Beaucoup se demandent pourquoi les pays occidentaux n'ont pas de haut-parleurs. Eh bien, tout simplement parce que ce sont des pays occidentaux ! Ils préfèrent le pain beurré aux aubergines marinées et à la soupe de courge ! De même qu'en temps de guerre, les pays occidentaux ont utilisé des chars, la puissance de feu et même l'Agent Orange, tandis que nous avons opté pour la guérilla. Chaque pays, chaque communauté, et même chaque famille possède ses propres caractéristiques. Lorsque les contextes culturels, les psychologies sociales et le potentiel économique diffèrent, il n'est pas nécessaire d'adopter les mêmes méthodes. Les différences ne doivent pas servir à établir une hiérarchie.
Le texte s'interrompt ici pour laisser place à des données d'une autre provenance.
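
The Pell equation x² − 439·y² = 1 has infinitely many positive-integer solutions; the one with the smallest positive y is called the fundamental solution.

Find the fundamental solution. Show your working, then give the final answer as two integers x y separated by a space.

440 21

√439 → a₀=20, period (1,19,1,40); ℓ=4 even so k=3
k=0  a_k=20  p_k/q_k = 20/1
k=1  a_k=1  p_k/q_k = 21/1
k=2  a_k=19  p_k/q_k = 419/20
k=3  a_k=1  p_k/q_k = 440/21
(x₁, y₁) = (440, 21);  440² − 439·21² = 1 ✓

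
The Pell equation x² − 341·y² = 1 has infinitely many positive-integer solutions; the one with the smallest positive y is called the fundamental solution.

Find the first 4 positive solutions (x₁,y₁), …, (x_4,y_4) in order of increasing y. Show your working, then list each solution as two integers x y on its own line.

10626551 575460
225847172311201 12230310076920
4799952989541519968951 259932027556408030380
102013890481930631287980124801 5524361894723138392975161840

√341 = [18; 2,6,1,8,2,…,6,2,36, …], period ℓ=14 (even) → k=13
step 0: (18, 1)  from 18·(1,0) + (0,1)
…
step 2: (240, 13)  from 6·(37,2) + (18,1)
…
step 7: (20479, 1109)  from 2·(7645,414) + (5189,281)
step 8: (28124, 1523)  from 1·(20479,1109) + (7645,414)
step 9: (76727, 4155)  from 2·(28124,1523) + (20479,1109)
step 10: (641940, 34763)  from 8·(76727,4155) + (28124,1523)
step 11: (718667, 38918)  from 1·(641940,34763) + (76727,4155)
step 12: (4953942, 268271)  from 6·(718667,38918) + (641940,34763)
step 13: (10626551, 575460)  from 2·(4953942,268271) + (718667,38918)
(x₁, y₁) = (10626551, 575460);  10626551² − 341·575460² = 1 ✓
(10626551+575460√341)^2 = 225847172311201 + 12230310076920√341
(10626551+575460√341)^3 = 4799952989541519968951 + 259932027556408030380√341
(10626551+575460√341)^4 = 102013890481930631287980124801 + 5524361894723138392975161840√341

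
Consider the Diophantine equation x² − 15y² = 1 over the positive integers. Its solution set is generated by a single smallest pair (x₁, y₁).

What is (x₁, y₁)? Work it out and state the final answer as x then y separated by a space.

[3; 1,6] for √15; ℓ=2 ⇒ convergent index 1
k=0  a_k=3  p_k/q_k = 3/1
k=1  a_k=1  p_k/q_k = 4/1
(x₁, y₁) = (4, 1);  4² − 15·1² = 1 ✓

4 1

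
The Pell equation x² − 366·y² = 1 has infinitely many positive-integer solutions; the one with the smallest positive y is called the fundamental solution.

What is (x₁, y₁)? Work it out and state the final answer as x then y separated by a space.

907925 47458

√366 → a₀=19, period (7,1,1,1,2,12,2,1,1,1,7,38); ℓ=12 even so k=11
k=0  a_k=19  p_k/q_k = 19/1
k=1  a_k=7  p_k/q_k = 134/7
…
k=4  a_k=1  p_k/q_k = 440/23
…
k=6  a_k=12  p_k/q_k = 14444/755
…
k=8  a_k=1  p_k/q_k = 44499/2326
…
k=10  a_k=1  p_k/q_k = 119053/6223
k=11  a_k=7  p_k/q_k = 907925/47458
fundamental: x₁=907925, y₁=47458  (since 824327805625 − 366·2252261764 = 1)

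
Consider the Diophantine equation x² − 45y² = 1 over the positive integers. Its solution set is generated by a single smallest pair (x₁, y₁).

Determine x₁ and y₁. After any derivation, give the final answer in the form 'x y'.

√45 → a₀=6, period (1,2,2,2,1,12); ℓ=6 even so k=5
i=0: a=6 ⇒ p=6, q=1
…
i=2: a=2 ⇒ p=20, q=3
i=3: a=2 ⇒ p=47, q=7
i=4: a=2 ⇒ p=114, q=17
i=5: a=1 ⇒ p=161, q=24
fundamental: x₁=161, y₁=24  (since 25921 − 45·576 = 1)

161 24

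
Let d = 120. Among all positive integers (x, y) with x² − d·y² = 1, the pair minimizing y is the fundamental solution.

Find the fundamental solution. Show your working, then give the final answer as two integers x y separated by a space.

d=120: √d = [10; 1,20] (ℓ=2, even), read p_1/q_1
k=0  a_k=10  p_k/q_k = 10/1
k=1  a_k=1  p_k/q_k = 11/1
→ (11, 1).  Check: 11²=121, 120·1²=120, difference 1.

11 1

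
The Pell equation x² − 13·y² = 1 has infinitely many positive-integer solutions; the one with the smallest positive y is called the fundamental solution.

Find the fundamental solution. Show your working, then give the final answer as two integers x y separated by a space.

d=13: √d = [3; 1,1,1,1,6] (ℓ=5, odd), read p_9/q_9
a_0=3:  p_0=3·1+0=3,  q_0=3·0+1=1
a_1=1:  p_1=1·3+1=4,  q_1=1·1+0=1
…
a_5=6:  p_5=6·18+11=119,  q_5=6·5+3=33
…
a_8=1:  p_8=1·256+137=393,  q_8=1·71+38=109
a_9=1:  p_9=1·393+256=649,  q_9=1·109+71=180
→ (649, 180).  Check: 649²=421201, 13·180²=421200, difference 1.

649 180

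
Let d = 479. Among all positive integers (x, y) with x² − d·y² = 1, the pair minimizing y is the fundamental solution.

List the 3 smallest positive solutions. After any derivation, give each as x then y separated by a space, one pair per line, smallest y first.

[21; 1,7,1,3,2,21,2,3,1,7,1,42] for √479; ℓ=12 ⇒ convergent index 11
step 0: (21, 1)  from 21·(1,0) + (0,1)
…
step 2: (175, 8)  from 7·(22,1) + (21,1)
step 3: (197, 9)  from 1·(175,8) + (22,1)
…
step 5: (1729, 79)  from 2·(766,35) + (197,9)
…
step 7: (75879, 3467)  from 2·(37075,1694) + (1729,79)
step 8: (264712, 12095)  from 3·(75879,3467) + (37075,1694)
step 9: (340591, 15562)  from 1·(264712,12095) + (75879,3467)
step 10: (2648849, 121029)  from 7·(340591,15562) + (264712,12095)
step 11: (2989440, 136591)  from 1·(2648849,121029) + (340591,15562)
fundamental: x₁=2989440, y₁=136591  (since 8936751513600 − 479·18657101281 = 1)
k=2:  x_2 = 2989440·2989440+479·136591·136591 = 17873503027199,  y_2 = 2989440·136591+136591·2989440 = 816661198080
k=3:  x_3 = 2989440·17873503027199+479·136591·816661198080 = 106863529779256567680,  y_3 = 2989440·816661198080+136591·17873503027199 = 4882719303976413809

2989440 136591
17873503027199 816661198080
106863529779256567680 4882719303976413809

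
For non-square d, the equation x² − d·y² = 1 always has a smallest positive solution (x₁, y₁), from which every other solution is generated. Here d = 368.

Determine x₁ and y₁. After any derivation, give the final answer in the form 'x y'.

√368 = [19; 5,2,5,38, …], period ℓ=4 (even) → k=3
k=0  a_k=19  p_k/q_k = 19/1
k=1  a_k=5  p_k/q_k = 96/5
k=2  a_k=2  p_k/q_k = 211/11
k=3  a_k=5  p_k/q_k = 1151/60
fundamental: x₁=1151, y₁=60  (since 1324801 − 368·3600 = 1)

1151 60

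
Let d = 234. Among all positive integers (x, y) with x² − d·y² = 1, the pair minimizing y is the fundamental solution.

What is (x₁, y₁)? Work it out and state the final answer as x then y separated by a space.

5201 340

d=234: √d = [15; 3,2,1,2,1,2,3,30] (ℓ=8, even), read p_7/q_7
step 0: (15, 1)  from 15·(1,0) + (0,1)
step 1: (46, 3)  from 3·(15,1) + (1,0)
step 2: (107, 7)  from 2·(46,3) + (15,1)
step 3: (153, 10)  from 1·(107,7) + (46,3)
…
step 6: (1545, 101)  from 2·(566,37) + (413,27)
step 7: (5201, 340)  from 3·(1545,101) + (566,37)
fundamental: x₁=5201, y₁=340  (since 27050401 − 234·115600 = 1)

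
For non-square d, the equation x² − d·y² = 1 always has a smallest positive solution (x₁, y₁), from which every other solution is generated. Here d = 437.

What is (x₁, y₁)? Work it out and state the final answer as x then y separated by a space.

4599 220

[20; 1,9,2,9,1,40] for √437; ℓ=6 ⇒ convergent index 5
step 0: (20, 1)  from 20·(1,0) + (0,1)
step 1: (21, 1)  from 1·(20,1) + (1,0)
step 2: (209, 10)  from 9·(21,1) + (20,1)
step 3: (439, 21)  from 2·(209,10) + (21,1)
step 4: (4160, 199)  from 9·(439,21) + (209,10)
step 5: (4599, 220)  from 1·(4160,199) + (439,21)
(x₁, y₁) = (4599, 220);  4599² − 437·220² = 1 ✓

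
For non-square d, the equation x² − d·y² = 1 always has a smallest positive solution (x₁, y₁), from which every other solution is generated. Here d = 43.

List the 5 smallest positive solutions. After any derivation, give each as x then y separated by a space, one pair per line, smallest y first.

3482 531
24248647 3697884
168867574226 25752063645
1175993762661217 179337367525896
8189620394305140962 1248905401698276099

[6; 1,1,3,1,5,1,3,1,1,12] for √43; ℓ=10 ⇒ convergent index 9
k=0  a_k=6  p_k/q_k = 6/1
k=1  a_k=1  p_k/q_k = 7/1
k=2  a_k=1  p_k/q_k = 13/2
k=3  a_k=3  p_k/q_k = 46/7
…
k=6  a_k=1  p_k/q_k = 400/61
…
k=8  a_k=1  p_k/q_k = 1941/296
k=9  a_k=1  p_k/q_k = 3482/531
(x₁, y₁) = (3482, 531);  3482² − 43·531² = 1 ✓
(x_2, y_2) = (3482·3482 + 43·531·531, 3482·531 + 531·3482) = (24248647, 3697884)
(x_3, y_3) = (3482·24248647 + 43·531·3697884, 3482·3697884 + 531·24248647) = (168867574226, 25752063645)
(x_4, y_4) = (3482·168867574226 + 43·531·25752063645, 3482·25752063645 + 531·168867574226) = (1175993762661217, 179337367525896)
(x_5, y_5) = (3482·1175993762661217 + 43·531·179337367525896, 3482·179337367525896 + 531·1175993762661217) = (8189620394305140962, 1248905401698276099)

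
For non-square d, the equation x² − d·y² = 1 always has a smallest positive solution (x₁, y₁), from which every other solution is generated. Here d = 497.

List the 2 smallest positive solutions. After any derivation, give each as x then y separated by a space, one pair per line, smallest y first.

1201887 53912
2889064721537 129592263888

√497 = [22; 3,2,2,5,6,5,2,2,3,44, …], period ℓ=10 (even) → k=9
k=0  a_k=22  p_k/q_k = 22/1
…
k=2  a_k=2  p_k/q_k = 156/7
…
k=8  a_k=2  p_k/q_k = 352750/15823
k=9  a_k=3  p_k/q_k = 1201887/53912
→ (1201887, 53912).  Check: 1201887²=1444532360769, 497·53912²=1444532360768, difference 1.
(x_2, y_2) = (1201887·1201887 + 497·53912·53912, 1201887·53912 + 53912·1201887) = (2889064721537, 129592263888)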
Le système de haut-parleurs de quartier demeure une plateforme d'information essentielle, offrant des avantages considérables. Il constitue le dernier canal officiel d'information permettant d'atteindre la population. Toutefois, son utilisation efficace mérite d'être approfondie. Il serait peut-être judicieux de limiter son utilisation aux informations directement liées au quotidien des habitants des zones concernées. La publicité, la musique et les manifestations culturelles sont sans doute plus appropriées à la télévision et à la radio qu'aux haut-parleurs. Ces missions plus importantes devraient être confiées à d'autres médias. Le système de haut-parleurs est inoffensif en soi ; son utilité ou sa nocivité dépendent de l'usage que nous en faisons.